Do not think we are exaggerating, that there is no war on cars, because there is.
The authoritarian urges behind the assault on unfettered free travel are strong. The social engineering and malign central planning in the service of “sustainability” and “green” initiatives are hostile to freedom.

Naturally, elected officials, their high-ranking staff members, and senior government functionaries won’t have to abide by any limits. They’ll have some privileged equivalent of Zil lanes, the low-traffic VIP avenues that showed Muscovites that while everyone was equal in the Soviet Union, some were more equal than others.
No invention has liberated humanity or boosted economic prosperity more than the automobile. People choose to buy and drive cars out of convenience and need, and for their love of independence. But the political left wants to take away people’s right to make their own decisions because it suits both lower-case and upper-case “d” democrats’ tyrannical impulses. If anyone needs to take a hike, literally and metaphorically, it should be anti-car warriors.

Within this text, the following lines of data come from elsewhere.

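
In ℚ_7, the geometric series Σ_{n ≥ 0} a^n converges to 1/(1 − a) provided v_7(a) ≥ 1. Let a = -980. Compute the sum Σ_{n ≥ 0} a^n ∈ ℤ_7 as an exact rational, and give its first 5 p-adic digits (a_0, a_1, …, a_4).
Σ a^n = 1/(1 − a) = 1/981;  first 5 digits = (1, 0, 1, 4, 0)

v_7(a) = 2 ≥ 1, so the series converges in ℤ_7 to 1/(1 − a) = 1/(1 − (-980)) = 1/981. Expand this rational in ℤ_7: compute digits iteratively via d_i = x_i mod 7, x_{i+1} = (x_i − d_i)/7. The first 5 digits are (1, 0, 1, 4, 0).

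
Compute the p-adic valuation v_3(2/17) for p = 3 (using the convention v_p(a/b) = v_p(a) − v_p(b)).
v_3(2/17) = 0

Factor powers of 3 from the numerator and denominator of the reduced fraction: 2 = 3^0 · 2 and 17 = 3^0 · 17. Apply v_p(a/b) = v_p(a) − v_p(b): v_3(2/17) = 0 − 0 = 0.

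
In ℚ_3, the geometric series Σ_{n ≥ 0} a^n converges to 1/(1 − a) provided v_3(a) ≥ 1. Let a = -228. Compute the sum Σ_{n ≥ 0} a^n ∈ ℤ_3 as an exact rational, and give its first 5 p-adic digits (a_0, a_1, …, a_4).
Σ a^n = 1/(1 − a) = 1/229;  first 5 digits = (1, 2, 2, 1, 0)

v_3(a) = 1 ≥ 1, so the series converges in ℤ_3 to 1/(1 − a) = 1/(1 − (-228)) = 1/229. Expand this rational in ℤ_3: compute digits iteratively via d_i = x_i mod 3, x_{i+1} = (x_i − d_i)/3. The first 5 digits are (1, 2, 2, 1, 0).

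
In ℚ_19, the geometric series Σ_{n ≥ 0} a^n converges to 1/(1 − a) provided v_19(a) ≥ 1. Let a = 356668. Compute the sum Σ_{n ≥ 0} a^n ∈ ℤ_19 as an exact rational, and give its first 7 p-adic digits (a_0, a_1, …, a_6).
Σ a^n = 1/(1 − a) = -1/356667;  first 7 digits = (1, 0, 0, 14, 2, 0, 6)

v_19(a) = 3 ≥ 1, so the series converges in ℤ_19 to 1/(1 − a) = 1/(1 − 356668) = -1/356667. Expand this rational in ℤ_19: compute digits iteratively via d_i = x_i mod 19, x_{i+1} = (x_i − d_i)/19. The first 7 digits are (1, 0, 0, 14, 2, 0, 6).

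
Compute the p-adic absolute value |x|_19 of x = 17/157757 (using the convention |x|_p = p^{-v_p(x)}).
|17/157757|_19 = 6859

Step 1 — compute v_19(x) by factoring powers of 19 out of the numerator and denominator: v_19(17/157757) = -3. Step 2 — apply |x|_p = p^{-v_p(x)} = 19^{3} = 6859.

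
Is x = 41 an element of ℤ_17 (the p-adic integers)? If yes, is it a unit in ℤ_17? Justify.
x ∈ ℤ_17^× (unit); v_17(x) = 0

ℤ_17 = {x ∈ ℚ_17 : v_17(x) ≥ 0} and ℤ_17^× = {x ∈ ℤ_17 : v_17(x) = 0}. Here v_17(41) = v_17(num) − v_17(den) = 0; compare against these criteria.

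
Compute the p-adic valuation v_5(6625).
v_5(6625) = 3

v_5(n) is the largest exponent k such that 5^k divides n. Factor out: 6625 = 5^3 · 53. (Sign doesn't affect v_p.) So v_5(6625) = 3.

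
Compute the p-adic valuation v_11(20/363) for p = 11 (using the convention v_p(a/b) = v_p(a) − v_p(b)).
v_11(20/363) = -2

Factor powers of 11 from the numerator and denominator of the reduced fraction: 20 = 11^0 · 20 and 363 = 11^2 · 3. Apply v_p(a/b) = v_p(a) − v_p(b): v_11(20/363) = 0 − 2 = -2.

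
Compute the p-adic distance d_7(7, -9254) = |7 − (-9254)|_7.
d_7(7, -9254) = 1/343

Step 1 — x − y = 7 − (-9254) = 9261. Step 2 — v_7(9261) = 3 (factor: 9261 = (7^3 · 27); the sign does not affect v_p). Step 3 — |x − y|_7 = 7^{-3} = 1/343.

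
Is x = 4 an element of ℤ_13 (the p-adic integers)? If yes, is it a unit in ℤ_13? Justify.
x ∈ ℤ_13^× (unit); v_13(x) = 0

ℤ_13 = {x ∈ ℚ_13 : v_13(x) ≥ 0} and ℤ_13^× = {x ∈ ℤ_13 : v_13(x) = 0}. Here v_13(4) = v_13(num) − v_13(den) = 0; compare against these criteria.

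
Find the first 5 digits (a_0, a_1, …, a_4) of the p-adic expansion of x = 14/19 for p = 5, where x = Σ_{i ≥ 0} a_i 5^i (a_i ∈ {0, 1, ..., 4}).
(a_0, …, a_4) = (1, 1, 4, 1, 2)

v_5(14/19) = 0 (numerator and denominator both coprime to 5), so x ∈ ℤ_5^×. Compute digits iteratively via a_i = x_i mod 5, x_{i+1} = (x_i − a_i)/5, with x_0 = x:
  x_0 = 14/19;  a_0 = 1;  x_1 = (x_0 − 1)/5 = -1/19
  x_1 = -1/19;  a_1 = 1;  x_2 = (x_1 − 1)/5 = -4/19
  x_2 = -4/19;  a_2 = 4;  x_3 = (x_2 − 4)/5 = -16/19
  x_3 = -16/19;  a_3 = 1;  x_4 = (x_3 − 1)/5 = -7/19
  x_4 = -7/19;  a_4 = 2;  x_5 = (x_4 − 2)/5 = -9/19
Digits: (1, 1, 4, 1, 2).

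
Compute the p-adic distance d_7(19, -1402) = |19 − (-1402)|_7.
d_7(19, -1402) = 1/49

Step 1 — x − y = 19 − (-1402) = 1421. Step 2 — v_7(1421) = 2 (factor: 1421 = (7^2 · 29); the sign does not affect v_p). Step 3 — |x − y|_7 = 7^{-2} = 1/49.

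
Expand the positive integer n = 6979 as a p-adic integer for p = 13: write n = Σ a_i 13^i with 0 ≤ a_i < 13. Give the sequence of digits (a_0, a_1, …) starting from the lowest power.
(a_0, a_1, …) = (11, 3, 2, 3)

Repeated division by 13 gives the digits low-to-high: 6979 = 11 + 3·13^1 + 2·13^2 + 3·13^3. Digit sequence: (11, 3, 2, 3).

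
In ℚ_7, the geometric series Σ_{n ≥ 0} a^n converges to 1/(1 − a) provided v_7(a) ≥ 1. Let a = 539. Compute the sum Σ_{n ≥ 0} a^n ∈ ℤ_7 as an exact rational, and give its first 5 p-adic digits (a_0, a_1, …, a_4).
Σ a^n = 1/(1 − a) = -1/538;  first 5 digits = (1, 0, 4, 1, 2)

v_7(a) = 2 ≥ 1, so the series converges in ℤ_7 to 1/(1 − a) = 1/(1 − 539) = -1/538. Expand this rational in ℤ_7: compute digits iteratively via d_i = x_i mod 7, x_{i+1} = (x_i − d_i)/7. The first 5 digits are (1, 0, 4, 1, 2).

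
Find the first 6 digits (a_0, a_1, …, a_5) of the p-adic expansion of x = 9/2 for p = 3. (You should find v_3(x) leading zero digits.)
(a_0, …, a_5) = (0, 0, 2, 1, 1, 1)

v_3(9/2) = 2, so a_0 = ... = a_1 = 0. Factor out: x = 3^2 · u with u = 1/2 a unit in ℤ_3. Expand u iteratively via a_{v+i} = u_i mod 3, u_{i+1} = (u_i − a_{v+i})/3:
  u_0 = 1/2;  a_2 = 2;  u_1 = (u_0 − 2)/3 = -1/2
  u_1 = -1/2;  a_3 = 1;  u_2 = (u_1 − 1)/3 = -1/2
  u_2 = -1/2;  a_4 = 1;  u_3 = (u_2 − 1)/3 = -1/2
  u_3 = -1/2;  a_5 = 1;  u_4 = (u_3 − 1)/3 = -1/2
Digits: (0, 0, 2, 1, 1, 1).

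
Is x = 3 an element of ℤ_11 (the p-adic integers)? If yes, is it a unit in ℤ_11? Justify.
x ∈ ℤ_11^× (unit); v_11(x) = 0

ℤ_11 = {x ∈ ℚ_11 : v_11(x) ≥ 0} and ℤ_11^× = {x ∈ ℤ_11 : v_11(x) = 0}. Here v_11(3) = v_11(num) − v_11(den) = 0; compare against these criteria.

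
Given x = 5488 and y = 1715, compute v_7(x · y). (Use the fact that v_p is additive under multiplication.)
v_7(9411920) = 6

v_p(x) = 3 (factor: 5488 = 7^3 · 16); v_p(y) = 3 (factor: 1715 = 7^3 · 5). Additivity: v_p(xy) = v_p(x) + v_p(y) = 3 + 3 = 6. (Direct check: xy = 9411920 = 7^6 · (80).)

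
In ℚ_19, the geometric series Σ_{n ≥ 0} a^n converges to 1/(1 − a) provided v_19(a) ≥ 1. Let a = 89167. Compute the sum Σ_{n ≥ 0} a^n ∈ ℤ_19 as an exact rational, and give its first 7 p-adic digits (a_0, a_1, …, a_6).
Σ a^n = 1/(1 − a) = -1/89166;  first 7 digits = (1, 0, 0, 13, 0, 0, 17)

v_19(a) = 3 ≥ 1, so the series converges in ℤ_19 to 1/(1 − a) = 1/(1 − 89167) = -1/89166. Expand this rational in ℤ_19: compute digits iteratively via d_i = x_i mod 19, x_{i+1} = (x_i − d_i)/19. The first 7 digits are (1, 0, 0, 13, 0, 0, 17).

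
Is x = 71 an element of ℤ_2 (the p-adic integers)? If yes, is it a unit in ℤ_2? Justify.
x ∈ ℤ_2^× (unit); v_2(x) = 0

ℤ_2 = {x ∈ ℚ_2 : v_2(x) ≥ 0} and ℤ_2^× = {x ∈ ℤ_2 : v_2(x) = 0}. Here v_2(71) = v_2(num) − v_2(den) = 0; compare against these criteria.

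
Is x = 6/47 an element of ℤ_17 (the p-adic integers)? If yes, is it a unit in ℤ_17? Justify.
x ∈ ℤ_17^× (unit); v_17(x) = 0

ℤ_17 = {x ∈ ℚ_17 : v_17(x) ≥ 0} and ℤ_17^× = {x ∈ ℤ_17 : v_17(x) = 0}. Here v_17(6/47) = v_17(num) − v_17(den) = 0; compare against these criteria.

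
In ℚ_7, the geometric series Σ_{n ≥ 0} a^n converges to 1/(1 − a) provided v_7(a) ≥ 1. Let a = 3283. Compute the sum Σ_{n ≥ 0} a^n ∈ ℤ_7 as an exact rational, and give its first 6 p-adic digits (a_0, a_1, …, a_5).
Σ a^n = 1/(1 − a) = -1/3282;  first 6 digits = (1, 0, 4, 2, 3, 4)

v_7(a) = 2 ≥ 1, so the series converges in ℤ_7 to 1/(1 − a) = 1/(1 − 3283) = -1/3282. Expand this rational in ℤ_7: compute digits iteratively via d_i = x_i mod 7, x_{i+1} = (x_i − d_i)/7. The first 6 digits are (1, 0, 4, 2, 3, 4).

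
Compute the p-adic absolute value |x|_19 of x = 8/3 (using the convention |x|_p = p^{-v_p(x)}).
|8/3|_19 = 1

Step 1 — compute v_19(x) by factoring powers of 19 out of the numerator and denominator: v_19(8/3) = 0. Step 2 — apply |x|_p = p^{-v_p(x)} = 19^{0} = 1.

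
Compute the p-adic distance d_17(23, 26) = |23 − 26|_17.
d_17(23, 26) = 1

Step 1 — x − y = 23 − 26 = -3. Step 2 — v_17(-3) = 0 (factor: -3 = −(17^0 · 3); the sign does not affect v_p). Step 3 — |x − y|_17 = 17^{0} = 1.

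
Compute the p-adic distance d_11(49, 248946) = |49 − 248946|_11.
d_11(49, 248946) = 1/14641

Step 1 — x − y = 49 − 248946 = -248897. Step 2 — v_11(-248897) = 4 (factor: -248897 = −(11^4 · 17); the sign does not affect v_p). Step 3 — |x − y|_11 = 11^{-4} = 1/14641.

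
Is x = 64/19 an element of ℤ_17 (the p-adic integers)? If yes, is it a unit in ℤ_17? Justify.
x ∈ ℤ_17^× (unit); v_17(x) = 0

ℤ_17 = {x ∈ ℚ_17 : v_17(x) ≥ 0} and ℤ_17^× = {x ∈ ℤ_17 : v_17(x) = 0}. Here v_17(64/19) = v_17(num) − v_17(den) = 0; compare against these criteria.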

Footnote: Au Contraire Say the French People

French MPs vote to scrap low-emission zones
BBC
A handful of MPs from Macron’s party joined opposition parties from the right and far right in voting 98-51 to scrap the zones, which have gradually been extended across French cities since 2019.

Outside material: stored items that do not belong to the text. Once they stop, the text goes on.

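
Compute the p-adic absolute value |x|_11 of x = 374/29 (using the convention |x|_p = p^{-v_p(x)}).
|374/29|_11 = 1/11

Step 1 — compute v_11(x) by factoring powers of 11 out of the numerator and denominator: v_11(374/29) = 1. Step 2 — apply |x|_p = p^{-v_p(x)} = 11^{-1} = 1/11.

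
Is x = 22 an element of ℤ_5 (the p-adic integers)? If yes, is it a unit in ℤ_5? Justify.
x ∈ ℤ_5^× (unit); v_5(x) = 0

ℤ_5 = {x ∈ ℚ_5 : v_5(x) ≥ 0} and ℤ_5^× = {x ∈ ℤ_5 : v_5(x) = 0}. Here v_5(22) = v_5(num) − v_5(den) = 0; compare against these criteria.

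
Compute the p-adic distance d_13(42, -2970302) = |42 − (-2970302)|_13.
d_13(42, -2970302) = 1/371293

Step 1 — x − y = 42 − (-2970302) = 2970344. Step 2 — v_13(2970344) = 5 (factor: 2970344 = (13^5 · 8); the sign does not affect v_p). Step 3 — |x − y|_13 = 13^{-5} = 1/371293.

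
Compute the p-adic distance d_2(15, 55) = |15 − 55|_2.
d_2(15, 55) = 1/8

Step 1 — x − y = 15 − 55 = -40. Step 2 — v_2(-40) = 3 (factor: -40 = −(2^3 · 5); the sign does not affect v_p). Step 3 — |x − y|_2 = 2^{-3} = 1/8.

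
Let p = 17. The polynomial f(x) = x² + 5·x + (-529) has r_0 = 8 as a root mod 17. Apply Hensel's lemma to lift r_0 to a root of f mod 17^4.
r_3 = 64778 (mod 83521)

Hensel: r_{i+1} = r_i − f(r_i)·(f′(r_i))^{-1} mod 17^{i+2}, f′(x) = 2x + 5. Iterate:
  r_0 = 8 (mod 17)
  r_1 = 42 (mod 289)
  r_2 = 909 (mod 4913)
  r_3 = 64778 (mod 83521)
Final: r = 64778 satisfies f(r) ≡ 0 mod 17^4.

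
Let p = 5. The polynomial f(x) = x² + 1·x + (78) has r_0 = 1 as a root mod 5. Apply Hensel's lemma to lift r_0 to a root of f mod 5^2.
r_1 = 16 (mod 25)

Hensel: r_{i+1} = r_i − f(r_i)·(f′(r_i))^{-1} mod 5^{i+2}, f′(x) = 2x + 1. Iterate:
  r_0 = 1 (mod 5)
  r_1 = 16 (mod 25)
Final: r = 16 satisfies f(r) ≡ 0 mod 5^2.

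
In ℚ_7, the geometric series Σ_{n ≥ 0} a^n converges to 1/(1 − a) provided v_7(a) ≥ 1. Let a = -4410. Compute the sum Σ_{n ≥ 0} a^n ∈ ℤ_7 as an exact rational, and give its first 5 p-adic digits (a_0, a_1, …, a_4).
Σ a^n = 1/(1 − a) = 1/4411;  first 5 digits = (1, 0, 1, 1, 6)

v_7(a) = 2 ≥ 1, so the series converges in ℤ_7 to 1/(1 − a) = 1/(1 − (-4410)) = 1/4411. Expand this rational in ℤ_7: compute digits iteratively via d_i = x_i mod 7, x_{i+1} = (x_i − d_i)/7. The first 5 digits are (1, 0, 1, 1, 6).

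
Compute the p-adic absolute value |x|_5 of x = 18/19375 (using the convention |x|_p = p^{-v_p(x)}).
|18/19375|_5 = 625

Step 1 — compute v_5(x) by factoring powers of 5 out of the numerator and denominator: v_5(18/19375) = -4. Step 2 — apply |x|_p = p^{-v_p(x)} = 5^{4} = 625.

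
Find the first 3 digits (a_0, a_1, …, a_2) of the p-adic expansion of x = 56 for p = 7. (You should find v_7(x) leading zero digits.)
(a_0, …, a_2) = (0, 1, 1)

v_7(56) = 1, so a_0 = ... = a_0 = 0. Factor out: x = 7^1 · u with u = 8 a unit in ℤ_7. Expand u iteratively via a_{v+i} = u_i mod 7, u_{i+1} = (u_i − a_{v+i})/7:
  u_0 = 8;  a_1 = 1;  u_1 = (u_0 − 1)/7 = 1
  u_1 = 1;  a_2 = 1;  u_2 = (u_1 − 1)/7 = 0
Digits: (0, 1, 1).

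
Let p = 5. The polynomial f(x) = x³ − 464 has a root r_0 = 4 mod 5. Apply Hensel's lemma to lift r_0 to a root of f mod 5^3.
r_2 = 54 (mod 125)

Hensel: r_{i+1} = r_i − f(r_i)/f′(r_i) mod 5^{i+2}, where f′(x) = 3x². Iterate:
  r_0 = 4 (mod 5)
  r_1 = 4 (mod 25)
  r_2 = 54 (mod 125)
Final: r = 54 with f(r) ≡ 0 mod 5^3.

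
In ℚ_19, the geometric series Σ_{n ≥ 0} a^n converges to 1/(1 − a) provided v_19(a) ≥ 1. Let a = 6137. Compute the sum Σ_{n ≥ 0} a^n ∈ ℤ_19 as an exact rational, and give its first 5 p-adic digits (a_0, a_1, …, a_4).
Σ a^n = 1/(1 − a) = -1/6136;  first 5 digits = (1, 0, 17, 0, 4)

v_19(a) = 2 ≥ 1, so the series converges in ℤ_19 to 1/(1 − a) = 1/(1 − 6137) = -1/6136. Expand this rational in ℤ_19: compute digits iteratively via d_i = x_i mod 19, x_{i+1} = (x_i − d_i)/19. The first 5 digits are (1, 0, 17, 0, 4).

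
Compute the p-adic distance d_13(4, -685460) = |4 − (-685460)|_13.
d_13(4, -685460) = 1/28561

Step 1 — x − y = 4 − (-685460) = 685464. Step 2 — v_13(685464) = 4 (factor: 685464 = (13^4 · 24); the sign does not affect v_p). Step 3 — |x − y|_13 = 13^{-4} = 1/28561.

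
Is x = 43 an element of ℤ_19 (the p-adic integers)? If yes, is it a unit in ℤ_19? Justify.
x ∈ ℤ_19^× (unit); v_19(x) = 0

ℤ_19 = {x ∈ ℚ_19 : v_19(x) ≥ 0} and ℤ_19^× = {x ∈ ℤ_19 : v_19(x) = 0}. Here v_19(43) = v_19(num) − v_19(den) = 0; compare against these criteria.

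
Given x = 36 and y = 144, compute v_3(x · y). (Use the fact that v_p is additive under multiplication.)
v_3(5184) = 4

v_p(x) = 2 (factor: 36 = 3^2 · 4); v_p(y) = 2 (factor: 144 = 3^2 · 16). Additivity: v_p(xy) = v_p(x) + v_p(y) = 2 + 2 = 4. (Direct check: xy = 5184 = 3^4 · (64).)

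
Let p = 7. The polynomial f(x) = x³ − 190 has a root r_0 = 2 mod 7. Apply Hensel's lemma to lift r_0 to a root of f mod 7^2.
r_1 = 9 (mod 49)

Hensel: r_{i+1} = r_i − f(r_i)/f′(r_i) mod 7^{i+2}, where f′(x) = 3x². Iterate:
  r_0 = 2 (mod 7)
  r_1 = 9 (mod 49)
Final: r = 9 with f(r) ≡ 0 mod 7^2.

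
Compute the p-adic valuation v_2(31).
v_2(31) = 0

v_2(n) is the largest exponent k such that 2^k divides n. Factor out: 31 = 2^0 · 31. (Sign doesn't affect v_p.) So v_2(31) = 0.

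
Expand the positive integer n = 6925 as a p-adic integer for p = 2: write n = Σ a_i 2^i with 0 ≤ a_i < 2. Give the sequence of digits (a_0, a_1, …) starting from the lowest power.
(a_0, a_1, …) = (1, 0, 1, 1, 0, 0, 0, 0, 1, 1, 0, 1, 1)

Repeated division by 2 gives the digits low-to-high: 6925 = 1 + 1·2^2 + 1·2^3 + 1·2^8 + 1·2^9 + 1·2^11 + 1·2^12. Digit sequence: (1, 0, 1, 1, 0, 0, 0, 0, 1, 1, 0, 1, 1).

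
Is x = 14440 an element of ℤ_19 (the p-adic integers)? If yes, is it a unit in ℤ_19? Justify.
x ∈ ℤ_19 but not a unit; v_19(x) = 2 > 0

ℤ_19 = {x ∈ ℚ_19 : v_19(x) ≥ 0} and ℤ_19^× = {x ∈ ℤ_19 : v_19(x) = 0}. Here v_19(14440) = v_19(num) − v_19(den) = 2; compare against these criteria.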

But it was a personal victory for writer Alexandre Jardin who set up a movement called Les #Gueux (Beggars), arguing that “ecology has turned into a sport for the rich”.
The low-emission zones began with 15 of France’s most polluted cities in 2019 and by the start of 2025 had been extended to every urban area with a population of more than 150,000, with a ban on cars registered before 1997.
Marine Le Pen condemned the ZFEs as “no-rights zones” during her presidential campaign for National Rally in 2022, and her Communist counterpart warned of a “social bomb”.
The head of the right-wing Republicans in the Assembly, Laurent Wauquiez, talked of “freeing the French from stifling, punitive ecology”, and on the far left, Clémence Guetté said green policies should not be imposed “on the backs of the working classes”.
Green Senator Anne Souyris told BFMTV that “killing [the ZFEs] also means killing hundreds of thousands of people” …
The legislation still has to go through the upper house, though it is expected to. And it doesn’t stop tyrant-municipalities from imposing their own small tourist-deterrent zones. But spread the word in case any of our politicians think this idea is not radioactively awful. They need to know it’s been tried and failed so we don’t have to repeat the experiment.